A criminal complaint has been lodged with Malta’s police commissioner accusing two former senior public officials of fraud, misappropriation and criminal conspiracy over the controversial €13 million expropriation of the Fortina Hotel’s seafront footprint in 2018.

The report, signed by Repubblika president Robert Aquilina and filed on Tuesday, targets ex-Office of the Prime Minister (OPM) chief of staff Keith Schembri and former Lands Authority chief James Piscopo. It alleges the pair engineered an “artificially inflated” payout to Fortina investors – including prominent businessmen and donors to the Labour Party – using taxpayers’ money to buy back public land that was never legally forfeited in the first place.
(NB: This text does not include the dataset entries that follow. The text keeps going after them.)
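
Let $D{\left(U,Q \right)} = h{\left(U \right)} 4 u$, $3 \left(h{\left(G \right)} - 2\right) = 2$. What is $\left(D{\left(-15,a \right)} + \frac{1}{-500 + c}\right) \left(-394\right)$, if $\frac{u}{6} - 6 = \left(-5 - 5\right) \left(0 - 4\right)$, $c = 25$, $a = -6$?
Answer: $- \frac{550969206}{475} \approx -1.1599 \cdot 10^{6}$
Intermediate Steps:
$h{\left(G \right)} = \frac{8}{3}$ ($h{\left(G \right)} = 2 + \frac{1}{3} \cdot 2 = 2 + \frac{2}{3} = \frac{8}{3}$)
$u = 276$ ($u = 36 + 6 \left(-5 - 5\right) \left(0 - 4\right) = 36 + 6 \left(\left(-10\right) \left(-4\right)\right) = 36 + 6 \cdot 40 = 36 + 240 = 276$)
$D{\left(U,Q \right)} = 2944$ ($D{\left(U,Q \right)} = \frac{8}{3} \cdot 4 \cdot 276 = \frac{32}{3} \cdot 276 = 2944$)
$\left(D{\left(-15,a \right)} + \frac{1}{-500 + c}\right) \left(-394\right) = \left(2944 + \frac{1}{-500 + 25}\right) \left(-394\right) = \left(2944 + \frac{1}{-475}\right) \left(-394\right) = \left(2944 - \frac{1}{475}\right) \left(-394\right) = \frac{1398399}{475} \left(-394\right) = - \frac{550969206}{475}$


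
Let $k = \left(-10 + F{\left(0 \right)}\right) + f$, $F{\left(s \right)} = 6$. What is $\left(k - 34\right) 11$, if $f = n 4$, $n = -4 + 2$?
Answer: $-506$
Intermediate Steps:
$n = -2$
$f = -8$ ($f = \left(-2\right) 4 = -8$)
$k = -12$ ($k = \left(-10 + 6\right) - 8 = -4 - 8 = -12$)
$\left(k - 34\right) 11 = \left(-12 - 34\right) 11 = \left(-46\right) 11 = -506$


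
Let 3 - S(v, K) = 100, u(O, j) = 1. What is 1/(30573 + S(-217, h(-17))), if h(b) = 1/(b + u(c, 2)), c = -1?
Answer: 1/30476 ≈ 3.2813e-5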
For many Maltese, the Fortina promenade is more than a picturesque walkway in Sliema; it is part of the island’s collective birthright, a stretch where grandparents played brìskula on concrete tables and teenagers still gather for late-night ħobż biż-żejt after a swim. Watching successive governments slice and dice the coast for private gain has become a national sore point, and the Fortina deal has struck a particularly raw nerve.

“The coast is our living room,” says Sliema resident and pensioner Doris Micallef, who has walked the promenade every morning since 1974. “We feel it in our bones when a hotel suddenly puts up ropes and tells us we can’t sit on ‘their’ rocks.”

According to the complaint, Schembri and Piscopo pressed the Lands Authority to treat a 1950s temporary concession to the hotel as a permanent transfer, allowing the owners to claim compensation for its “return”. The €13 million price tag was based on a valuation commissioned by the buyers themselves, Repubblika alleges, and was rubber-stamped by cabinet in a single meeting with no call for competing appraisals. Within months, the same investors flipped part of the reclaimed seabed to a luxury yacht-marina developer for a sum widely reported to be double the public payout.

The timing is politically incendiary. Malta is still reeling from the Daphne Caruana Galizia public inquiry’s finding that “the culture of impunity” at the heart of government enabled her 2017 assassination. Fresh graffiti reading “Iż-żejda tagħna” (“The coast is ours”) appeared on the Fortina sea wall last weekend, echoing the protest slogans that once plastered Valletta’s baroque facades during the 2019 constitutional crisis.

Tourism stakeholders fear reputational fallout. “We market Malta as an open, sun-kissed playground,” says one veteran hotelier who asked not to be named. “When BBC and Le Monde pick up another corruption story, the damage is instant. Bookings drop, influencers cancel, and we’re left discounting rooms in August.”

The Fortina case also crystallises a deeper generational divide. Older Maltese recall when the shoreline was commons, punctuated only by the occasional boathouse. Millennials grew up with KPIs and public-private partnerships, accustomed to seeing coast turned into revenue streams – lidos, beach clubs, VIP sun-loungers rented by the hour. Yet even digitally native voters balk at what they call “the double insult”: first losing physical space, then footing the bill for the privilege.

Repubblika’s move pressures Police Commissioner Angelo Gafà to either charge or effectively clear the former officials, a litmus test for Malta’s anti-corruption pledges to the European Commission. Successive Moneyval reports have flagged the island’s abysmal record on prosecuting politically exposed persons; no senior figure has been convicted of graft since EU accession in 2004.

In the narrow alleys of nearby St Julian’s, opinion is split. “Let them investigate, but I’ll believe it when I see handcuffs,” shrugs 28-year-old barman Luke Camilleri, voicing a cynicism that has become the Maltese default. Yet even cynics admit the complaint keeps the spotlight burning. “At least the story isn’t buried under some new paving slab,” Camilleri adds. “That’s already a win.”

As the magisterial inquiry grinds into motion, families will keep pushing prams along the contested promenade, the sea glinting like polished glass. Whether that view remains legally theirs – or slips once more into private ledgers – now rests on a single police file and the fragile hope that, this time, the law may actually look like justice.